22 de diciembre,

Una pasión predominante

La Biblia en un año: Miqueas 6-7; Apocalipsis 13

Porque para mí el vivir es Cristo, y el morir es ganancia. Filipenses 1:21.


Vladimir Lenin fue el fanático arquitecto de la antigua URSS. Un colega suyo dijo una vez: “Lenin no piensa más que en la revolución. No habla más que de la revolución. Come y bebe revolución. Y si sueña por las noches, debe soñar con la revolución.”

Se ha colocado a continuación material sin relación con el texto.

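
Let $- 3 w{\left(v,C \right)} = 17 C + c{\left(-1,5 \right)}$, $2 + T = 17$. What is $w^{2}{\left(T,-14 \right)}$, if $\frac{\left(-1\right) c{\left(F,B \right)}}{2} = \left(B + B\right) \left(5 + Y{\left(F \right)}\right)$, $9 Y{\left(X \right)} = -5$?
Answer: $\frac{8655364}{729} \approx 11873.0$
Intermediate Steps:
$T = 15$ ($T = -2 + 17 = 15$)
$Y{\left(X \right)} = - \frac{5}{9}$ ($Y{\left(X \right)} = \frac{1}{9} \left(-5\right) = - \frac{5}{9}$)
$c{\left(F,B \right)} = - \frac{160 B}{9}$ ($c{\left(F,B \right)} = - 2 \left(B + B\right) \left(5 - \frac{5}{9}\right) = - 2 \cdot 2 B \frac{40}{9} = - 2 \frac{80 B}{9} = - \frac{160 B}{9}$)
$w{\left(v,C \right)} = \frac{800}{27} - \frac{17 C}{3}$ ($w{\left(v,C \right)} = - \frac{17 C - \frac{800}{9}}{3} = - \frac{- \frac{800}{9} + 17 C}{3} = \frac{800}{27} - \frac{17 C}{3}$)
$w^{2}{\left(T,-14 \right)} = \left(\frac{800}{27} - - \frac{238}{3}\right)^{2} = \left(\frac{800}{27} + \frac{238}{3}\right)^{2} = \left(\frac{2942}{27}\right)^{2} = \frac{8655364}{729}$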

Independientemente de cuánto deploremos el fanatismo de Lenin y todo el daño que causó, debemos reconocer que su testaruda pasión no sólo lo ayudó a lograr sus objetivos, sino que además afectó todo el curso de la historia.

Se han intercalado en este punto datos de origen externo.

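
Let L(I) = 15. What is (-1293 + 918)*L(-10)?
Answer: -5625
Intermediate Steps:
(-1293 + 918)*L(-10) = (-1293 + 918)*15 = -375*15 = -5625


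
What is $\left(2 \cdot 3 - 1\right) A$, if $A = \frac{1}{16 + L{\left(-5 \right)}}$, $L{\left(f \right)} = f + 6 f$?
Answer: $- \frac{5}{19} \approx -0.26316$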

¿Cuál es nuestra pasión predominante? ¿Hay alguna causa, deporte, pasatiempo o proyecto que nos llene de entusiasmo, consuma nuestras energías, y exija la incansable inversión de nuestro tiempo, pensamiento y dinero? A la luz de lo que Dios dice que tiene eterno significado, ¿qué valor tiene realmente nuestra pasión?

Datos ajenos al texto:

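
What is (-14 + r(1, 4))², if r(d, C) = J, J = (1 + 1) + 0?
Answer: 144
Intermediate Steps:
J = 2 (J = 2 + 0 = 2)
r(d, C) = 2
(-14 + r(1, 4))² = (-14 + 2)² = (-12)² = 144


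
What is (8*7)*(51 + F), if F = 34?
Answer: 4760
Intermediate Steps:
(8*7)*(51 + F) = (8*7)*(51 + 34) = 56*85 = 4760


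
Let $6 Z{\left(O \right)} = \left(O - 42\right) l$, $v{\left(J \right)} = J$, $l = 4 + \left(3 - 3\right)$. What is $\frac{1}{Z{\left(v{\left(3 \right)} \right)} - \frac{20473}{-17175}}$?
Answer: $- \frac{17175}{426077} \approx -0.04031$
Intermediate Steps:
$l = 4$ ($l = 4 + 0 = 4$)
$Z{\left(O \right)} = -28 + \frac{2 O}{3}$ ($Z{\left(O \right)} = \frac{\left(O - 42\right) 4}{6} = \frac{\left(-42 + O\right) 4}{6} = \frac{-168 + 4 O}{6} = -28 + \frac{2 O}{3}$)
$\frac{1}{Z{\left(v{\left(3 \right)} \right)} - \frac{20473}{-17175}} = \frac{1}{\left(-28 + \frac{2}{3} \cdot 3\right) - \frac{20473}{-17175}} = \frac{1}{\left(-28 + 2\right) - - \frac{20473}{17175}} = \frac{1}{-26 + \frac{20473}{17175}} = \frac{1}{- \frac{426077}{17175}} = - \frac{17175}{426077}$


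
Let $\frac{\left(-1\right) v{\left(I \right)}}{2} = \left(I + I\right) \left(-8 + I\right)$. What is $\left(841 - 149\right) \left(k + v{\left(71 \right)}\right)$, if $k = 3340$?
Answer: $-10069984$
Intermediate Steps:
$v{\left(I \right)} = - 4 I \left(-8 + I\right)$ ($v{\left(I \right)} = - 2 \left(I + I\right) \left(-8 + I\right) = - 2 \cdot 2 I \left(-8 + I\right) = - 4 I \left(-8 + I\right)$)
$\left(841 - 149\right) \left(k + v{\left(71 \right)}\right) = \left(841 - 149\right) \left(3340 + 4 \cdot 71 \left(8 - 71\right)\right) = 692 \left(3340 + 4 \cdot 71 \left(8 - 71\right)\right) = 692 \left(3340 + 4 \cdot 71 \left(-63\right)\right) = 692 \left(3340 - 17892\right) = 692 \left(-14552\right) = -10069984$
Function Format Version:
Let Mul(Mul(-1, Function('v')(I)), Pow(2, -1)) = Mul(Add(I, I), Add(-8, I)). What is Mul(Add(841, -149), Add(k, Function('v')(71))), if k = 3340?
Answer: -10069984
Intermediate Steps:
Function('v')(I) = Mul(-4, I, Add(-8, I)) (Function('v')(I) = Mul(-2, Mul(Add(I, I), Add(-8, I))) = Mul(-2, Mul(Mul(2, I), Add(-8, I))) = Mul(-2, Mul(2, I, Add(-8, I))) = Mul(-4, I, Add(-8, I)))
Mul(Add(841, -149), Add(k, Function('v')(71))) = Mul(Add(841, -149), Add(3340, Mul(4, 71, Add(8, Mul(-1, 71))))) = Mul(692, Add(3340, Mul(4, 71, Add(8, -71)))) = Mul(692, Add(3340, Mul(4, 71, -63))) = Mul(692, Add(3340, -17892)) = Mul(692, -14552) = -10069984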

El apóstol Pablo expresó una meta valiosa cuando escribió: “Pero de ninguna cosa hago caso, ni estimo preciosa mi vida para mí mismo, con tal que acabe mi carrera con gozo, y el ministerio que recibí del Señor Jesús, para dar testimonio del evangelio de la gracia de Dios” (Hch. 20:24).

Conocer a Cristo, confiar en Él, amarle y servirle: ¡esa es una pasión que tiene valor eterno!

Si no tenemos un corazón ardiente por Dios, no podemos resplandecer para Cristo.